Jens Lekman: Revue d'album des mariages des chansons pour les autres personnes

Lekman avait longtemps correspondant à l'auteur David Levithan, qui a co-écrit le roman de 2006 Liste de lecture infinie de Nick et Norahavant de collaborer sur des chansons pour un roman, également appelées Chansons pour les mariages des autressur un chanteur de mariage fictif mais familier. Mais ensuite, plutôt que d'enregistrer simplement les chansons qu'il a écrites pour le livre, Lekman est allé plus loin, se plongeant dans les POV des personnages pour créer une comédie musicale autonome inspirée de Sinatra. Apprécier l'album résultant n'est pas subordonné au livre – c'est Pure Lekmanalia. Mais cela dépend du plaisir que vous pouvez supporter. Si le dossier a un défaut en plus de la préciosité que Lekman, à ses fidèles, se transforme en une vertu indispensable, c'est la longueur énorme. Mon système nerveux ne peut tout simplement pas supporter 17 pistes de Jens non coupés à la fois; C'est étourdi Schee! soutenu pendant 80 minutes. Mais il a de la variété et de l'inspiration tout au long, et il fonctionne très bien lorsqu'il est pris en deux morceaux, l'un tournant ensemble et l'autre le tirant doucement.

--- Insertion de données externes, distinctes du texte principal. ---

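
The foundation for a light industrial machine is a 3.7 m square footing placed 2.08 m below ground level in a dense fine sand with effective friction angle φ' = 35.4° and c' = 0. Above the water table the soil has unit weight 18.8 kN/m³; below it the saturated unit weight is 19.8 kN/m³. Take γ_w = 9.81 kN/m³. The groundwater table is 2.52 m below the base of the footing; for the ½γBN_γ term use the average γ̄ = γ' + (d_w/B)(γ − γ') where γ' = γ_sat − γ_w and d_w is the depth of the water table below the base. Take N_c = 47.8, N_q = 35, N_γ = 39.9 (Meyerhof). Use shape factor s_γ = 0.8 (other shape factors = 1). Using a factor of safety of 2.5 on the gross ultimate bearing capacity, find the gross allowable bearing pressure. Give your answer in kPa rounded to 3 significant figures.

q = γ·D_f = 18.8 × 2.08 = 39.104 kPa.
γ' = 9.99 kN/m³; averaging over the depth B below the base, γ̄ = γ' + (d_w/B)(γ − γ') = 15.99 kN/m³.
q·N_q = 39.104 × 35 = 1368.6 kPa
0.5·γ·B·N_γ·s_γ = 0.5 × 15.99 × 3.7 × 39.9 × 0.8 = 944.26 kPa
q_ult = 1368.6 + 944.26 = 2312.9 kPa.
q_all = 2312.9 / 2.5 = 925.16 kPa.

q_all ≈ 925 kPa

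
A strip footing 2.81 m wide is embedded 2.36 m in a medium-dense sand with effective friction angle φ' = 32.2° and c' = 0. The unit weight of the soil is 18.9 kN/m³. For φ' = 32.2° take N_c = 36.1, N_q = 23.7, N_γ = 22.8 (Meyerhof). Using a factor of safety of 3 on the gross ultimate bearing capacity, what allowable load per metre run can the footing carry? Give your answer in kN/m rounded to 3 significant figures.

≈ 1560 kN/m

q = γ·D_f = 18.9 × 2.36 = 44.604 kPa.
q·N_q = 44.604 × 23.7 = 1057.1 kPa
0.5·γ·B·N_γ = 0.5 × 18.9 × 2.81 × 22.8 = 605.44 kPa
q_ult = 1057.1 + 605.44 = 1662.6 kPa.
Gross allowable pressure q_all = 1662.6 / 3 = 554.19 kPa.
Allowable wall load = q_all × B = 554.19 × 2.81 = 1557.3 kN per metre run.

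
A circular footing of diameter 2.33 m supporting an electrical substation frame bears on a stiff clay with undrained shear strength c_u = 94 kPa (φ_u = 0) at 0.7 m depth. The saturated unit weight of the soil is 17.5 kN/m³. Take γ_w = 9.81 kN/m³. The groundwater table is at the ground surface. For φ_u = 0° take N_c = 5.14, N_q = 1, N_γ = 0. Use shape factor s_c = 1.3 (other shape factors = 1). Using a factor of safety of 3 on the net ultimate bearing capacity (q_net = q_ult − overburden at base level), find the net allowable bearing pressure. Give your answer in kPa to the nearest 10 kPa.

With the water table at the surface the whole profile is submerged: γ' = 17.5 − 9.81 = 7.69 kN/m³, so q = γ'·D_f = 5.383 kPa.
q_ult = c·N_c·s_c + q·N_q
     = 94 × 5.14 × 1.3 + 5.383 × 1
     = 628.11 + 5.383 = 633.49 kPa.
q_net = 633.49 − 5.383 = 628.11 kPa.
q_all(net) = 628.11 / 3 = 209.37 kPa.

q_all(net) ≈ 210 kPa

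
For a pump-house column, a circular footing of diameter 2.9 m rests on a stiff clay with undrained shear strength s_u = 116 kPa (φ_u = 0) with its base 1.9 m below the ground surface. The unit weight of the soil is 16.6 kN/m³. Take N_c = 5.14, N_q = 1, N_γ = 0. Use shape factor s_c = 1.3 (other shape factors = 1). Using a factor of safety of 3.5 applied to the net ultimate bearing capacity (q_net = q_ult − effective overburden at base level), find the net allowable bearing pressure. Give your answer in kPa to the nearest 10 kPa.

q = γ·D_f = 16.6 × 1.9 = 31.54 kPa.
c·N_c·s_c = 116 × 5.14 × 1.3 = 775.11 kPa
q·N_q = 31.54 × 1 = 31.54 kPa
q_ult = 775.11 + 31.54 = 806.65 kPa.
Net ultimate: q_net = 806.65 − 31.54 = 775.11 kPa.
q_all(net) = 775.11 / 3.5 = 221.46 kPa.

q_all(net) ≈ 220 kPa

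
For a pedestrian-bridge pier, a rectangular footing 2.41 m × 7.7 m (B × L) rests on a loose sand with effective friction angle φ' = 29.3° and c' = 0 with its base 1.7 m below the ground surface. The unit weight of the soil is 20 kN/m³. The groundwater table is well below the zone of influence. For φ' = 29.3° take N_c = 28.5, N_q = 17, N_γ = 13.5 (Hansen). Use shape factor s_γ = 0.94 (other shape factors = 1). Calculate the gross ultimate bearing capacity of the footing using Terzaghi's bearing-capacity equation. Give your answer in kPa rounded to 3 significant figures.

Effective surcharge at the founding depth q = γ·D_f = 20 × 1.7 = 34 kPa.
q_ult = q·N_q + 0.5·γ·B·N_γ·s_γ
     = 34 × 17 + 0.5 × 20 × 2.41 × 13.5 × 0.94
     = 578 + 305.83 = 883.83 kPa.

q_ult ≈ 884 kPa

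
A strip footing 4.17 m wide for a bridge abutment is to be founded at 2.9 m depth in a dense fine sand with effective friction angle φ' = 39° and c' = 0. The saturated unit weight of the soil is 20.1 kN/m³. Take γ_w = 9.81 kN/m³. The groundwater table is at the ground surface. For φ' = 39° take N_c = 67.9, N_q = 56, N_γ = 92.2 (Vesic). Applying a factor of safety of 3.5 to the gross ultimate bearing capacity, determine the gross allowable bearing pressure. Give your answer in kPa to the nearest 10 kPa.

Water table at ground surface, so effective unit weight γ' = 20.1 − 9.81 = 10.29 kN/m³ is used throughout; overburden q = 10.29 × 2.9 = 29.841 kPa; the same γ' applies in the ½γBN_γ term.
Surcharge term q·N_q = 29.841 × 56 = 1671.1 kPa; self-weight term 0.5·γ·B·N_γ = 0.5 × 10.29 × 4.17 × 92.2 = 1978.1 kPa.
q_ult = 1671.1 + 1978.1 = 3649.2 kPa.
q_all = q_ult / FS = 3649.2 / 3.5 = 1042.6 kPa.

q_all ≈ 1040 kPa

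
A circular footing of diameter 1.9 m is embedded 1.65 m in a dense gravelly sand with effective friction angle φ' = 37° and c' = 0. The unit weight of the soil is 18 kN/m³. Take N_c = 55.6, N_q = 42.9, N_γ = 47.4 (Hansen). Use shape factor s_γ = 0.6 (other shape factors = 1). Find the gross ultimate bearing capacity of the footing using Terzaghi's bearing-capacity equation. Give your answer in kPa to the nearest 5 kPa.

Effective surcharge at the founding depth q = γ·D_f = 18 × 1.65 = 29.7 kPa.
q_ult = q·N_q + 0.5·γ·B·N_γ·s_γ
     = 29.7 × 42.9 + 0.5 × 18 × 1.9 × 47.4 × 0.6
     = 1274.1 + 486.32 = 1760.5 kPa.

q_ult ≈ 1760 kPa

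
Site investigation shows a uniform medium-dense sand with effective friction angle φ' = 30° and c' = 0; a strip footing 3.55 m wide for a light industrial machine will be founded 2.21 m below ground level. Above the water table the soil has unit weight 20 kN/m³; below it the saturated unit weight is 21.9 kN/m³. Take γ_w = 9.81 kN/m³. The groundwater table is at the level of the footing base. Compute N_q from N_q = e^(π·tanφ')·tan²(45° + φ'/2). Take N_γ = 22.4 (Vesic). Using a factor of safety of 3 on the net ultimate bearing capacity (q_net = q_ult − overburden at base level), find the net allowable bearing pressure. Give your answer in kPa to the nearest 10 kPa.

q_all(net) ≈ 420 kPa

N_q = e^(π·tan30°)·tan²(60°) = 18.4.
Overburden at base level: q = 20 × 2.21 = 44.2 kPa.
Below the base the soil is submerged, so the ½γBN_γ term uses γ' = 21.9 − 9.81 = 12.09 kN/m³.
Surcharge term q·N_q = 44.2 × 18.401 = 813.33 kPa; self-weight term 0.5·γ·B·N_γ = 0.5 × 12.09 × 3.55 × 22.4 = 480.7 kPa.
q_ult = 813.33 + 480.7 = 1294 kPa.
q_net = 1294 − 44.2 = 1249.8 kPa.
q_all(net) = 1249.8 / 3 = 416.61 kPa.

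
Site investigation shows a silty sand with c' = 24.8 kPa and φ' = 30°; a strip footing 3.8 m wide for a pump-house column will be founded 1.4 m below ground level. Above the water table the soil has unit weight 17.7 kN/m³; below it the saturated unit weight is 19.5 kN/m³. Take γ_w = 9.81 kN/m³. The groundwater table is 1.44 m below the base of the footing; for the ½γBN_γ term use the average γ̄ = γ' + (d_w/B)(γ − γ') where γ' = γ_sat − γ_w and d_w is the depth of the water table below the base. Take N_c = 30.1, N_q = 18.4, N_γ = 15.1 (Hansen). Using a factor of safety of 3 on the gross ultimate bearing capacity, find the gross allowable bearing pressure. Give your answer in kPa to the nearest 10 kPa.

q_all ≈ 520 kPa

q = γ·D_f = 17.7 × 1.4 = 24.78 kPa.
γ' = 9.69 kN/m³; averaging over the depth B below the base, γ̄ = γ' + (d_w/B)(γ − γ') = 12.725 kN/m³.
c·N_c = 24.8 × 30.1 = 746.48 kPa
q·N_q = 24.78 × 18.4 = 455.95 kPa
0.5·γ·B·N_γ = 0.5 × 12.725 × 3.8 × 15.1 = 365.09 kPa
q_ult = 746.48 + 455.95 + 365.09 = 1567.5 kPa.
q_all = 1567.5 / 3 = 522.51 kPa.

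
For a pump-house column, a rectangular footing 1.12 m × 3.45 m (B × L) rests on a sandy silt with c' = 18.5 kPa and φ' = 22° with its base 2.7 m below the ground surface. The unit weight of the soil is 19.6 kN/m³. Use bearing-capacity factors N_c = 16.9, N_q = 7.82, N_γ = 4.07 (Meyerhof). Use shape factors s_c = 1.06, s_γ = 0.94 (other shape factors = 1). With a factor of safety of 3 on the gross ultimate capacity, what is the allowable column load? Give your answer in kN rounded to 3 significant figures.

Overburden at base level: q = 19.6 × 2.7 = 52.92 kPa.
Cohesion term c·N_c·s_c = 18.5 × 16.9 × 1.06 = 331.41 kPa; surcharge term q·N_q = 52.92 × 7.82 = 413.83 kPa; self-weight term 0.5·γ·B·N_γ·s_γ = 0.5 × 19.6 × 1.12 × 4.07 × 0.94 = 41.992 kPa.
q_ult = 331.41 + 413.83 + 41.992 = 787.24 kPa.
Gross allowable pressure q_all = 787.24 / 3 = 262.41 kPa.
Footing area = 3.864 m², so allowable column load = 262.41 × 3.864 = 1014 kN.

P_all ≈ 1010 kN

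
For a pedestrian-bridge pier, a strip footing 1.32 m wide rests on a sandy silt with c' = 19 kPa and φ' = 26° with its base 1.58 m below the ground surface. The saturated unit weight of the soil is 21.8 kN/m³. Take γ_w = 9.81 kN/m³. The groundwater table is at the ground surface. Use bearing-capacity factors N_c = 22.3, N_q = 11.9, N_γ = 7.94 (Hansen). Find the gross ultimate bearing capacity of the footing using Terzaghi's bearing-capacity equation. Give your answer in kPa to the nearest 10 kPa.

γ' = 21.8 − 9.81 = 11.99 kN/m³ (submerged throughout). q = 11.99 × 1.58 = 18.944 kPa; the same γ' applies in the ½γBN_γ term.
c·N_c = 19 × 22.3 = 423.7 kPa
q·N_q = 18.944 × 11.9 = 225.44 kPa
0.5·γ·B·N_γ = 0.5 × 11.99 × 1.32 × 7.94 = 62.832 kPa
q_ult = 423.7 + 225.44 + 62.832 = 711.97 kPa.

q_ult ≈ 710 kPa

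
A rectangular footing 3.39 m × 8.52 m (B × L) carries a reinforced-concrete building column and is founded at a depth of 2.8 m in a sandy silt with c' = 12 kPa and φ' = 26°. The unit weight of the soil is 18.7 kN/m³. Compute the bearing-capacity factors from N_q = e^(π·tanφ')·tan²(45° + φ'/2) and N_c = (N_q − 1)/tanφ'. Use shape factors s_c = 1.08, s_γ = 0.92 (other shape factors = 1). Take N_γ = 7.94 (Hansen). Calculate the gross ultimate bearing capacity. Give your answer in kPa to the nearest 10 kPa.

q_ult ≈ 1140 kPa

tan26° = 0.4877, so N_q = e^(π×0.4877)·tan²(58°) = 4.629 × 2.561 = 11.85.
N_c = (11.85 − 1)/tan26° = 22.25.
Effective surcharge at the founding depth q = γ·D_f = 18.7 × 2.8 = 52.36 kPa.
q_ult = c·N_c·s_c + q·N_q + 0.5·γ·B·N_γ·s_γ
     = 12 × 22.254 × 1.08 + 52.36 × 11.854 + 0.5 × 18.7 × 3.39 × 7.94 × 0.92
     = 288.42 + 620.69 + 231.54 = 1140.6 kPa.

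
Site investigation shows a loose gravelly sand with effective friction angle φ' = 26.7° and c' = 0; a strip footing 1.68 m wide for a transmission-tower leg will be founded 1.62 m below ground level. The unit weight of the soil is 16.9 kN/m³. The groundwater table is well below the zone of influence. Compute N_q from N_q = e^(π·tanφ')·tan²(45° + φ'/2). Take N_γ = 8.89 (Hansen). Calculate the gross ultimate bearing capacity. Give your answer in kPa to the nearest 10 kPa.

tan26.7° = 0.5029, so N_q = e^(π×0.5029)·tan²(58.35°) = 4.855 × 2.632 = 12.78.
Effective surcharge at the founding depth q = γ·D_f = 16.9 × 1.62 = 27.378 kPa.
q_ult = q·N_q + 0.5·γ·B·N_γ
     = 27.378 × 12.778 + 0.5 × 16.9 × 1.68 × 8.89
     = 349.84 + 126.2 = 476.05 kPa.

q_ult ≈ 480 kPa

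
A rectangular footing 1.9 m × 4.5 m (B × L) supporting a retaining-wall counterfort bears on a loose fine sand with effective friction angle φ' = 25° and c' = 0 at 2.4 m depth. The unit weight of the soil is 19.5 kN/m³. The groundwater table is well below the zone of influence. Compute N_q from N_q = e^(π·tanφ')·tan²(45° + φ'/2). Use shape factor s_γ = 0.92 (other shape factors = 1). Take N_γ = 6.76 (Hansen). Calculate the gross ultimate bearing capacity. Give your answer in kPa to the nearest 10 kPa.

q_ult ≈ 610 kPa

tan25° = 0.4663, so N_q = e^(π×0.4663)·tan²(57.5°) = 4.327 × 2.464 = 10.66.
q = γ·D_f = 19.5 × 2.4 = 46.8 kPa.
q·N_q = 46.8 × 10.662 = 498.99 kPa
0.5·γ·B·N_γ·s_γ = 0.5 × 19.5 × 1.9 × 6.76 × 0.92 = 115.21 kPa
q_ult = 498.99 + 115.21 = 614.2 kPa.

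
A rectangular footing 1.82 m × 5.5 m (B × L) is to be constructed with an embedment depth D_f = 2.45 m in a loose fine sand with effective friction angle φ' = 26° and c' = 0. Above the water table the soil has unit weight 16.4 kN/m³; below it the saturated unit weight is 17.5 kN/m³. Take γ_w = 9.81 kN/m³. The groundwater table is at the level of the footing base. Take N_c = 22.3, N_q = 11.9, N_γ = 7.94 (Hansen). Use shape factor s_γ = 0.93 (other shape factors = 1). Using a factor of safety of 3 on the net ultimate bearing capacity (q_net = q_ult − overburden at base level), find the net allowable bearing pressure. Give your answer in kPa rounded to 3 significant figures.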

L'histoire retrace l'arc de la romance entre J, le proxy de Lekman et V. Ils se rencontrent lors d'un mariage où tous les invités sont habillés en chansons (il est «Raspberry Beret», elle est «Crazy in Love»), et après avoir pris une pilule qui a un goût de coiffure, ils tombent dans le lien ludique qui définira leur intimité. Il s'agit d'être amoureux tout en étant Outsider de Love, à la fois participant et observateur, une scission qui brouille la frontière entre la vie et la musique – comme Lekman adore faire. Lorsque V se déplace à l'étranger, en cherchant de l'espace, J commence à réserver des concerts juste pour être près d'elle. Tout au long, V est puissamment chanté par Matilda Sargren, que Lekman a recruté par un orchestre de jeunes dans sa ville natale. V a le dernier mot sur leur relation, et J apprend que le but de sa musique n'est pas de mettre en bouteille la permanence mais de célébrer la connexion, aussi éphémère.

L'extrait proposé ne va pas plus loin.